Damjan Sitar

Personal information
- Nationality: Slovenia
- Born: 17 August 1981 (age 44) Maribor, SR Slovenia, SFR Yugoslavia
- Height: 1.96 m (6 ft 5 in)
- Weight: 88 kg (194 lb)

Sport
- Sport: Athletics
- Event: Decathlon

Achievements and titles
- Personal best: Decathlon: 7,718 points (2008)

= Damjan Sitar =

Slovenian decathlete

Damjan Sitar (born August 17, 1981 in Maribor) is a Slovenian decathlete. He set both a national record and a personal best score of 7,718 points, by winning his event at the 2008 Slovenian Open Athletics Championships, coincidentally in his home city.

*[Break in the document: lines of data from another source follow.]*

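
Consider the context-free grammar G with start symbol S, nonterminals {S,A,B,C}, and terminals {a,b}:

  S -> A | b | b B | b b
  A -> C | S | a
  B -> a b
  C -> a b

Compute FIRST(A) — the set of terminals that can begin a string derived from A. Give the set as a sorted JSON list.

FIRST iteration:
pass 1:
  A via A→a: +{a}
  B via B→a b: +{a}
  C via C→a b: +{a}
  S via S→A: +{a}
  S via S→b: +{b}
  FIRST[S]={a,b}  FIRST[A]={a}  FIRST[B]={a}  FIRST[C]={a}
pass 2:
  A via A→S: +{b}
  FIRST[S]={a,b}  FIRST[A]={a,b}  FIRST[B]={a}  FIRST[C]={a}
pass 3: (no change)
  FIRST[S]={a,b}  FIRST[A]={a,b}  FIRST[B]={a}  FIRST[C]={a}

FIRST(A) = ["a", "b"]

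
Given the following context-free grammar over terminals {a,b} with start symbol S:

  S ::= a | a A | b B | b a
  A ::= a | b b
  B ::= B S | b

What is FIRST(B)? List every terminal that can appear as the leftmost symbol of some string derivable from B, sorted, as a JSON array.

Compute FIRST by fixpoint:
round 1:
  A via A→a: +{a}
  A via A→b b: +{b}
  B via B→b: +{b}
  S via S→a: +{a}
  S via S→b B: +{b}
  FIRST[S]={a,b}  FIRST[A]={a,b}  FIRST[B]={b}
round 2: (no change)
  FIRST[S]={a,b}  FIRST[A]={a,b}  FIRST[B]={b}

FIRST(B) = ["b"]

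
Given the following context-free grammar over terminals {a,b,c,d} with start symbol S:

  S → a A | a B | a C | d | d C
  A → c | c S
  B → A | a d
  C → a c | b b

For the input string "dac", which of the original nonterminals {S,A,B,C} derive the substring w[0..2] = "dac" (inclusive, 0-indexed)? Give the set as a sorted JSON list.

Convert to CNF:
  S -> T1 A | T1 B | T1 C | T2 C | d
  A -> T0 S | c
  B -> T0 S | T1 T2 | c
  C -> T1 T0 | T3 T3
  T0 -> c
  T1 -> a
  T2 -> d
  T3 -> b

CYK fill (cells [i..j] with 0 ≤ i ≤ j ≤ 2 only):
  [0..0]={S,T2}  "d"  orig:{S}
  [1..1]={T1}  "a"  orig:{}
  [2..2]={A,B,T0}  "c"  orig:{A,B}
  [0..1]=∅  "da"
  [1..2]={C,S}  "ac"
  [0..2]={S}  "dac"

Original NTs in T[0,2] deriving "dac": ["S"]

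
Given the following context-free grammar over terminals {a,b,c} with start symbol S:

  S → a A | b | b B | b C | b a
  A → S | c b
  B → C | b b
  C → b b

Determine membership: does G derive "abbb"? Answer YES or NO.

Convert to CNF:
  S -> T0 A | T1 B | T1 C | T1 T0 | b
  A -> T0 A | T1 B | T1 C | T1 T0 | T2 T1 | b
  B -> T1 T1
  C -> T1 T1
  T0 -> a
  T1 -> b
  T2 -> c

CYK fill:
  cell(0,0) a: {T0}  orig:{}
  cell(1,1) b: {A,S,T1}  orig:{A,S}
  cell(2,2) b: {A,S,T1}  orig:{A,S}
  cell(3,3) b: {A,S,T1}  orig:{A,S}
  cell(0,1) ab: {A,S}
  cell(1,2) bb: {B,C}
  cell(2,3) bb: {B,C}
  cell(0,2) abb: ∅
  cell(1,3) bbb: {A,S}
  cell(0,3) abbb: {A,S}

S ∈ T[0,3] ⇒ YES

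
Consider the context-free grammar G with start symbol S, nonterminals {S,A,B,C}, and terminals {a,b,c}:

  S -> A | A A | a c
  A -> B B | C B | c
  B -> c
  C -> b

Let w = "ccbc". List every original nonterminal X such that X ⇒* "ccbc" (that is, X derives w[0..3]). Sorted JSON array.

Convert to CNF:
  S -> A A | B B | C B | T0 T1 | c
  A -> B B | C B | c
  B -> c
  C -> b
  T0 -> a
  T1 -> c

CYK fill, restricted to cells inside w[0..3]:
  T[0,0] 'c' = {A,B,S,T1}  orig:{A,B,S}
  T[1,1] 'c' = {A,B,S,T1}  orig:{A,B,S}
  T[2,2] 'b' = {C}
  T[3,3] 'c' = {A,B,S,T1}  orig:{A,B,S}
  T[0,1] 'cc' = {A,S}
  T[1,2] 'cb' = ∅
  T[2,3] 'bc' = {A,S}
  T[0,2] 'ccb' = ∅
  T[1,3] 'cbc' = {S}
  T[0,3] 'ccbc' = {S}

Original NTs in T[0,3] deriving "ccbc": ["S"]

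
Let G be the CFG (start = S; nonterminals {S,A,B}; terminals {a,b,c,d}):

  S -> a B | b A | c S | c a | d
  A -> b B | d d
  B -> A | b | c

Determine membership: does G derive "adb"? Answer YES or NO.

CNF form of G:
  S -> T0 A | T2 B | T3 S | T3 T2 | d
  A -> T0 B | T1 T1
  B -> T0 B | T1 T1 | b | c
  T0 -> b
  T1 -> d
  T2 -> a
  T3 -> c

CYK fill:
  T[0,0] 'a' = {T2}  orig:{}
  T[1,1] 'd' = {S,T1}  orig:{S}
  T[2,2] 'b' = {B,T0}  orig:{B}
  T[0,1] 'ad' = ∅
  T[1,2] 'db' = ∅
  T[0,2] 'adb' = ∅

S ∉ T[0,2] ⇒ NO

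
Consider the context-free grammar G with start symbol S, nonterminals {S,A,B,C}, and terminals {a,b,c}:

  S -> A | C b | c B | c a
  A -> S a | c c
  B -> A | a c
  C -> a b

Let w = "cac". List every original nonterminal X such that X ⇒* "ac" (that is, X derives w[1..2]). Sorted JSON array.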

Sitar represented Slovenia at the 2008 Summer Olympics in Beijing, where he competed in men's decathlon. During the event, he set a personal best of 47.23 metres in the javelin throw, but received poor scores in the shot put, discus throw, and pole vault, which cost him a chance for a medal. In the end, Sitar finished only in twenty-third place, with a total score of 7,336 points.

==Personal bests==

| Event | Performance | Location | Date |
|---|---|---|---|
| 100 metres | 11.04 | Maribor | May 28, 2005 |
| 400 metres | 49.31 | Maribor | July 2, 2005 |
| 1500 metres | 4:23.76 | Maribor | May 31, 2008 |
| 110 metres hurdles | 14.46 | Maribor | May 28, 2006 |
| Long jump | 7.43 | Maribor | May 27, 2006 |
| High jump | 2.12 | Maribor | May 27, 2006 |
| Pole vault | 4.50 | Maribor | May 31, 2008 |
| Shot put | 13.54 | Ljubljana | June 3, 2007 |
| Discus throw | 43.41 | Maribor | May 31, 2008 |
| Javelin throw | 47.23 | Beijing | August 22, 2008 |
| Decathlon | 7718 | Maribor | May 31, 2008 |
| Heptathlon (indoor) | 5751 | Linz | February 12, 2006 |

- All information taken from IAAF profile.